Quant à nous, nous estimons que nous avons deux positions à prendre d’urgence, une de circonstance, la seconde de fond. La première consiste à une immédiate protestation, celle qui dit que moi, en tant que musulman, ces horreurs ne peuvent être faites en mon nom. A l’instar de l’initiative «Not in my name», des centaines de milliers d’hommes et de femmes qui ont posté sur les réseaux sociaux leur photo en brandissant le slogan. Si chaque musulman honnête agit individuellement ainsi, nous recueillerons la masse de voix protestataires qui sera entendue, même par les sourds, pour rétablir l’honneur et la dignité du mot islam.
La seconde, de fond avons-nous dit, consiste à ne jamais cesser de transmettre les merveilles de l’islam en ces temps de désolation. Car une partie de l’antidote à cette peste noire est à trouver à l’intérieur de notre héritage culturel. Comment lâcher en ces circonstances l’immense corpus du soufisme? C’est de son entretien au quotidien que viendrait peut-être le salut. Le soufisme ne bouscule-t-il pas la norme, ne perturbe-t-il pas le recours à l’orthopraxie et au littéralisme auxquels on veut réduire l’islam? Il impose, en effet, au sujet la complexité et l’affranchit pour une parole plus libre qui fait trembler le dogme. Il instaure l’intersubjectif dans la reconnaissance de l’altérité. En outre, le soufisme pense la croyance dépouillée du châtiment et de la récompense, hors la fiction du Paradis et de l’Enfer.
Malgré toutes ces licences que les docteurs de la loi condamnent, dans les pays d’islam, le soufisme a depuis toujours joué un rôle pratique, de structuration sociale, par la transmission d’une morale digne qui ouvre sur la métaphysique, sur l’envol de l’esprit sans pourtant dénouer le lien social. Le moteur en est l’éthique du don et de l’altérité.
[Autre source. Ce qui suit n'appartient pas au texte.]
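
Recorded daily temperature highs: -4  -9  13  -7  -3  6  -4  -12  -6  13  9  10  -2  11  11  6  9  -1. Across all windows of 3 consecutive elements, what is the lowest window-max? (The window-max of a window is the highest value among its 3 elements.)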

Le soufisme, dont les premiers maîtres apparaissent dès le début du VIIIe siècle, dérive lui-même de plusieurs sources qui font de lui dès le commencement une spiritualité ouverte inspirée aussi bien de la tradition chrétienne des Pères du désert comme du néoplatonisme, sans oublier l’apport de l’Inde et de la Perse antique. Et son efficience n’a jamais failli, produisant jusqu’au XXe siècle des voix dissidentes que jamais l’opposition des docteurs de la loi n’ont réussi à faire taire.
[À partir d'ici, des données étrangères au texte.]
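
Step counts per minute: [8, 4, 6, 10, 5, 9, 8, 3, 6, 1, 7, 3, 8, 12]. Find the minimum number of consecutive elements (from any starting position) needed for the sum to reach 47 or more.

7

Extend right; whenever the sum reaches 47, record the length and shrink from the left:
add 8: running sum 8 < 47
add 4: running sum 12 < 47
add 6: running sum 18 < 47
add 10: running sum 28 < 47
add 5: running sum 33 < 47
add 9: running sum 42 < 47
end 6: [8, 4, 6, 10, 5, 9, 8] sum 50, len 7
end 7: [8, 4, 6, 10, 5, 9, 8, 3] sum 53, len 8
end 8: [6, 10, 5, 9, 8, 3, 6] sum 47, len 7
end 9: [6, 10, 5, 9, 8, 3, 6, 1] sum 48, len 8
end 10: [10, 5, 9, 8, 3, 6, 1, 7] sum 49, len 8
end 11: [10, 5, 9, 8, 3, 6, 1, 7, 3] sum 52, len 9
end 12: [5, 9, 8, 3, 6, 1, 7, 3, 8] sum 50, len 9
end 13: [8, 3, 6, 1, 7, 3, 8, 12] sum 48, len 8
Shortest qualifying length: 7.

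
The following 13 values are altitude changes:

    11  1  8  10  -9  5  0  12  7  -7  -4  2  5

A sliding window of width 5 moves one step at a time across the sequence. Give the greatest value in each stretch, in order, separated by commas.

11 1 8 10 -9 → max 11
1 8 10 -9 5 → max 10
8 10 -9 5 0 → max 10
10 -9 5 0 12 → max 12
-9 5 0 12 7 → max 12
5 0 12 7 -7 → max 12
0 12 7 -7 -4 → max 12
12 7 -7 -4 2 → max 12
7 -7 -4 2 5 → max 7

11, 10, 10, 12, 12, 12, 12, 12, 7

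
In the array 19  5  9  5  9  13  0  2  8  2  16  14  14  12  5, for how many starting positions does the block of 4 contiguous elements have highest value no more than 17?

11

19 5 9 5 → max 19
5 9 5 9 → max 9  ≤ 17 ✓
9 5 9 13 → max 13  ≤ 17 ✓
5 9 13 0 → max 13  ≤ 17 ✓
9 13 0 2 → max 13  ≤ 17 ✓
13 0 2 8 → max 13  ≤ 17 ✓
0 2 8 2 → max 8  ≤ 17 ✓
2 8 2 16 → max 16  ≤ 17 ✓
8 2 16 14 → max 16  ≤ 17 ✓
2 16 14 14 → max 16  ≤ 17 ✓
16 14 14 12 → max 16  ≤ 17 ✓
14 14 12 5 → max 14  ≤ 17 ✓
11 windows satisfy the condition.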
Prenons un seul exemple de l’efficacité du recours au soufisme en ces temps corrompus par la malignité du mal: celui de l’altérité. Nous savons que l’islamisme, sous toutes ses formes, voue une haine à tout autre, même aux coreligionnaires qui ne partagent pas sa vision mortifère d’un islam dépouillé de sa civilisation qui, selon eux, le rendrait impur, car, comme toute civilisation, la nôtre est construite selon le principe d’hybridation, qui conduit à l’assimilation et à l’adaptation à soi de multiples apports étrangers. Et bien, par le soufisme, nous retrouvons une vision tout opposée de l’altérité : non seulement, l’autre, l’étranger à la croyance, est reconnu, il est même célébré. Dès le VIIIe siècle, les maîtres soufis christiques, par exemple, sont en nombre: citons Râbi’a al-Adawiyya (VIIIe s.), Bestami (VIIIe-IXe s.), Hallâj (IXe-Xe s.), Ibn Arabî (XIIe-XIIIe s.); et la chaîne ne s’est pas interrompue jusqu’à l’émir Abdelkader (XIXe s.) et le sheikh Allaoui de Mostaganem (XXe s.).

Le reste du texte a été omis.